An ethics attorney is encouraging furloughed employees to get clear guidance from their respective departments before creating GoFundMe pages to help during the government shutdown.

WASHINGTON — A lot of furloughed federal employees turned to GoFundMe to help pay the bills during the Nation's longest Government Shutdown. However, D.C.-area attorney said in doing so, they may have accidentally violated federal ethics rules.

“I’ve got a big red flag. And it’s not just on the federal employees. It’s on the responsibilities of the agencies,” said Virginia Canter. 

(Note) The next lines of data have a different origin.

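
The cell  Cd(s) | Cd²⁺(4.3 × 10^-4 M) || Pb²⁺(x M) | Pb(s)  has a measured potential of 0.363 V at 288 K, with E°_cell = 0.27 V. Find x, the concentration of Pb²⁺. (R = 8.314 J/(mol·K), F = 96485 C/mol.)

From the Nernst equation, ln Q = nF(E° − E)/RT = 2×96485×(0.27 − 0.363)/(8.314×288) = -7.495, so Q = 5.56 × 10^-4.
With Q = [Cd²⁺]/[Pb²⁺] and the known concentrations, [Pb²⁺] in the denominator gives [Pb²⁺] = 0.77 M.

0.77 M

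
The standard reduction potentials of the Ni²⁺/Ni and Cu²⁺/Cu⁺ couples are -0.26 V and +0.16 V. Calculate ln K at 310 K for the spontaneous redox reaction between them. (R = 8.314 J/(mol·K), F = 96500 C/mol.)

ln K = 31.5

E°_cell = +0.16 − (-0.26) = 0.42 V, with n = 2 electrons transferred.
At equilibrium E = 0, so the Nernst equation gives ln K = nFE°/RT = (2)(96500)(0.42)/((8.314)(310)) = 31.45.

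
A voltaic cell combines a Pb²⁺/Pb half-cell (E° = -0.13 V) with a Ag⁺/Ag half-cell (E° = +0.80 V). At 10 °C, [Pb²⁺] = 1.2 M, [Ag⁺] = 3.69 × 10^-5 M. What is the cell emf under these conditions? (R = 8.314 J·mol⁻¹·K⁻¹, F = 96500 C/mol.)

0.679 V

The Ag⁺/Ag couple has the higher reduction potential and acts as the cathode, so E°_cell = +0.80 − (-0.13) = 0.93 V.
Balancing electrons gives n = 2; the reaction quotient is Q = [Pb²⁺]/[Ag⁺]^2 = 8.81 × 10^8.
E = E° − (RT/nF) ln Q = 0.93 − (8.314×283)/(2×96500) × (20.597) = 0.930 − 0.251 = 0.679 V.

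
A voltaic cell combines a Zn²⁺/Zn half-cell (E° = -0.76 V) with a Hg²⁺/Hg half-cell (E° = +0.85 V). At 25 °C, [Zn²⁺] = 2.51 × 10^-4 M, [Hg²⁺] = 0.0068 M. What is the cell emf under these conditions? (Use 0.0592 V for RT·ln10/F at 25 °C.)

The Hg²⁺/Hg couple has the higher reduction potential and acts as the cathode, so E°_cell = +0.85 − (-0.76) = 1.61 V.
Balancing electrons gives n = 2; the reaction quotient is Q = [Zn²⁺]/[Hg²⁺] = 0.0369.
At 25 °C, E = E° − (0.0592/n) log Q = 1.61 − (0.0592/2)(-1.433) = 1.610 + 0.042 = 1.652 V.

1.65 V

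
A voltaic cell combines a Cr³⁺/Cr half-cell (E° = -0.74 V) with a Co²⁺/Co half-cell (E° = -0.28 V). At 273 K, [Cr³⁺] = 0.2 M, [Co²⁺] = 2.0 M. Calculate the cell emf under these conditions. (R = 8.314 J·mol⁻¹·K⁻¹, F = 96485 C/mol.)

0.481 V

The Co²⁺/Co couple has the higher reduction potential and acts as the cathode, so E°_cell = -0.28 − (-0.74) = 0.46 V.
Balancing electrons gives n = 6; the reaction quotient is Q = [Cr³⁺]^2/[Co²⁺]^3 = 0.00500.
E = E° − (RT/nF) ln Q = 0.46 − (8.314×273)/(6×96485) × (-5.298) = 0.460 + 0.021 = 0.481 V.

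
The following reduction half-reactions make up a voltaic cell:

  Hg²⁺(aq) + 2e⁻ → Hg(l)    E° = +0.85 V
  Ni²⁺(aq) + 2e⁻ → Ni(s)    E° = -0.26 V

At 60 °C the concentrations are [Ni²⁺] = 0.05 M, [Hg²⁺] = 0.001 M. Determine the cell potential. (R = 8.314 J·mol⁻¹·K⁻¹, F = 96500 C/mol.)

The Hg²⁺/Hg couple has the higher reduction potential and acts as the cathode, so E°_cell = +0.85 − (-0.26) = 1.11 V.
Balancing electrons gives n = 2; the reaction quotient is Q = [Ni²⁺]/[Hg²⁺] = 50.0.
E = E° − (RT/nF) ln Q = 1.11 − (8.314×333)/(2×96500) × (3.912) = 1.110 − 0.056 = 1.054 V.

1.05 V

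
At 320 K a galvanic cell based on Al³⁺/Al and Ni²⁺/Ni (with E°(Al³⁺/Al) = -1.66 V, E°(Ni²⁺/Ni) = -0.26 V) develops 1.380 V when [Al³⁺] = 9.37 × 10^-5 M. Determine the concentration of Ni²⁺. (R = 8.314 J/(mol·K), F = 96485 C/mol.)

From the Nernst equation, ln Q = nF(E° − E)/RT = 6×96485×(1.40 − 1.380)/(8.314×320) = 4.352, so Q = 77.6.
With Q = [Al³⁺]^2/[Ni²⁺]^3 and the known concentrations, [Ni²⁺]^3 in the denominator gives [Ni²⁺] = 4.8 × 10^-4 M.

4.8 × 10^-4 M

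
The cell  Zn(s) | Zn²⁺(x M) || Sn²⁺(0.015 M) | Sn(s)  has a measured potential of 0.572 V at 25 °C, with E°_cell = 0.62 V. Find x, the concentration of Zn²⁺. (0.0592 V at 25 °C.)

0.63 M

From the Nernst equation, log Q = n(E° − E)/0.0592 = 2(0.62 − 0.572)/0.0592 = 1.622, so Q = 41.8.
With Q = [Zn²⁺]/[Sn²⁺] and the known concentrations, [Zn²⁺] in the numerator gives [Zn²⁺] = 0.63 M.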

RELATED: Federal workers and contractors turn to GoFundMe to cover their bills

Canter is the Chief Ethics Council with a non-partisan group called CREW, or Citizens for Responsibility and Ethics in Washington. That red flag she’s waiving is about the thousands of GoFundMe accounts created to financially help thousands of Federal employees during this shutdown.

Why the concern?

“Federal employees are subject to the standards of conduct – basic ethics rules and there’s specific provisions in the ethics rules that bar them from accepting gifts from outside entities – if they’re prohibited sources, which means that they do business with the agency. Or if they’re offered because of their official positions. And employees are also discouraged from soliciting gifts,” said Canter.

She said a spouse creating a GoFundMe page, may not be a workaround.

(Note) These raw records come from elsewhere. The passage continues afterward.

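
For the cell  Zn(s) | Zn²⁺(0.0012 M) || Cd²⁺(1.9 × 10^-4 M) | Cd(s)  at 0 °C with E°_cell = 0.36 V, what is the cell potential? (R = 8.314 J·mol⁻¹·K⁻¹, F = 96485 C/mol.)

0.338 V

Balancing electrons gives n = 2; the reaction quotient is Q = [Zn²⁺]/[Cd²⁺] = 6.32.
E = E° − (RT/nF) ln Q = 0.36 − (8.314×273)/(2×96485) × (1.843) = 0.360 − 0.022 = 0.338 V.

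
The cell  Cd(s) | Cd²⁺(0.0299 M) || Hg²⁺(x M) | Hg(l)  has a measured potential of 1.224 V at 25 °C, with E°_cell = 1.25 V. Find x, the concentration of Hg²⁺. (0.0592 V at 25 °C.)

From the Nernst equation, log Q = n(E° − E)/0.0592 = 2(1.25 − 1.224)/0.0592 = 0.878, so Q = 7.56.
With Q = [Cd²⁺]/[Hg²⁺] and the known concentrations, [Hg²⁺] in the denominator gives [Hg²⁺] = 0.004 M.

0.004 M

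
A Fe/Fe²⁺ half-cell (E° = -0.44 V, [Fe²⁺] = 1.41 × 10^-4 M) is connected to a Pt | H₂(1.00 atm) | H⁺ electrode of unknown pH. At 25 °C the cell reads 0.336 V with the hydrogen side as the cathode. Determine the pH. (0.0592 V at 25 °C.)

E°_cell = 0.44 V and n = 2.
log Q = n(E° − E)/0.0592 = 2×(0.44 − 0.336)/0.0592 = 3.514.
With Q = [Fe²⁺]·P(H₂) / [H⁺]^2, solving for [H⁺] gives log[H⁺] = -3.682, so pH = 3.68.

pH = 3.68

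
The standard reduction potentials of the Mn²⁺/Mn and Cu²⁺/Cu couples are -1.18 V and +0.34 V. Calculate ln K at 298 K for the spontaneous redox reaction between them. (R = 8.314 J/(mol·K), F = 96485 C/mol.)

ln K = 118.4

E°_cell = +0.34 − (-1.18) = 1.52 V, with n = 2 electrons transferred.
At equilibrium E = 0, so the Nernst equation gives ln K = nFE°/RT = (2)(96485)(1.52)/((8.314)(298)) = 118.39.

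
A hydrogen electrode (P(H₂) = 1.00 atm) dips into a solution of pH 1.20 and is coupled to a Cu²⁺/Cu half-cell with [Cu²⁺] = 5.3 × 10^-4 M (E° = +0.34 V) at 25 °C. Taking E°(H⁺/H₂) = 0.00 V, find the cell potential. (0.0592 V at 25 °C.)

0.31 V

The Cu²⁺/Cu couple is the cathode, so E°_cell = 0.34 V; n = 2.
[H⁺] = 10^(−1.20) = 0.063 M, and Q = [H⁺]^2 / ([Cu²⁺]·P(H₂)) = 7.51.
E = E° − (0.0592/2) log Q = 0.34 − (0.0592/2)(0.876) = 0.314 V.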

The specific gift rules she’s referring to apply to all Executive branch employees. This includes furloughed Department of Treasury or Justice Department members.

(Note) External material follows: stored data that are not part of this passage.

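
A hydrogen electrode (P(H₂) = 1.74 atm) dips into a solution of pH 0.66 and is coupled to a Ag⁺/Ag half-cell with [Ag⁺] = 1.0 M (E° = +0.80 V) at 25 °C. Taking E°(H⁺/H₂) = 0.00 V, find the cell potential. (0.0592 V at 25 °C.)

0.85 V

The Ag⁺/Ag couple is the cathode, so E°_cell = 0.80 V; n = 2.
[H⁺] = 10^(−0.66) = 0.22 M, and Q = [H⁺]^2 / ([Ag⁺]^2·P(H₂)) = 0.0275.
E = E° − (0.0592/2) log Q = 0.80 − (0.0592/2)(-1.561) = 0.846 V.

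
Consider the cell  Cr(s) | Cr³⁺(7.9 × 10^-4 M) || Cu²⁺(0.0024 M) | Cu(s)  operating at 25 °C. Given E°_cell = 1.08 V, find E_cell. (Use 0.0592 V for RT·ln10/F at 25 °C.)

1.06 V

Balancing electrons gives n = 6; the reaction quotient is Q = [Cr³⁺]^2/[Cu²⁺]^3 = 45.1.
At 25 °C, E = E° − (0.0592/n) log Q = 1.08 − (0.0592/6)(1.655) = 1.080 − 0.016 = 1.064 V.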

RELATED: Federal workers and contractors turn to GoFundMe for help

Canter says OGE, or the Office of Government Ethics, hasn’t specifically addressed these accounts and how to handle them during or after the shutdown – and that’s a big problem.

“It’s another thing when they’ve missed not one paycheck, but two paychecks and there’s no foreseeable end to this. So there’s no excuse for why the White House cannot show leadership on this specific issue to get the Counsel’s Office to work with the Office of Government Ethics and the Office of Management and Budget to resolve this,” she said.

Canter can’t give legal advice on these donations, but she is encouraging furloughed employees to reach out to their respective departments and push to clarify whether these gifts are okay – just to make sure furloughed employees do not get in-trouble trying to get help.